If there is one major criticism that can be laid at Knight’s door, however, it is that his focus on the ways and means of how the British fought can become disjointed from the ends – what was Britain fighting for? This is the crucial part of thinking about grand strategy and can be illustrated by his assessment of the ever controversial British campaigns in the West Indies. The architect, Henry Dundas, is criticized for the horrendous butcher’s bill of up to 70 per cent of those involved (including death, discharges and desertions, pp.75–6) but Dundas did not intentionally send men there to die. The object was to secure British commercial interests in the region which were critical to the well-being of the British economy. Doing so would also deny such benefits to France as the region accounted for around 40 per cent of French overseas commerce. Here Dundas understood the character of a global conflict, for the war in the West Indies and the war in Europe were inherently linked. In essence, Dundas wanted to destroy French naval power and France’s long-term means of rebuilding it, thereby providing economic and military security to the British Isles and overseas colonies, allowing Britain to become the dominant global power in naval and economic terms. That would ensure the well-being of the British economy and permit Britain to fund and arm European powers to take the fight to France in Continental Europe. Of course, the implementation of this aim would be far harder in practice and Knight correctly surmises that Dundas’s failing was his inability to understand the limitations of the British war machine in achieving his desired object – another lesson our contemporary politicians would be wise to remember.

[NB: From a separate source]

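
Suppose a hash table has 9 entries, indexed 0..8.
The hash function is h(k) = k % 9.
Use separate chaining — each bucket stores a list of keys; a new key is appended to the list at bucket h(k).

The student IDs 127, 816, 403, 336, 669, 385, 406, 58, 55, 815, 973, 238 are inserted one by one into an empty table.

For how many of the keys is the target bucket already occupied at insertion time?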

In order to truly appreciate the importance of this book, the reader would benefit from a broad understanding of the formulation and implementation of British policy and strategy acquired from other works. Yet, that is not intended to put the casual reader off. Anyone interested in the history of Georgian Britain will find much of interest and utility in this excellent book which covers many topics undervalued in other sweeping narratives. Roger Knight is to be commended for highlighting the role of conflict in the creation of Britain as a modern state and how the state developed the administrative and bureaucratic systems which were finally in place by 1815 to back up the political and strategic ambitions of a global superpower.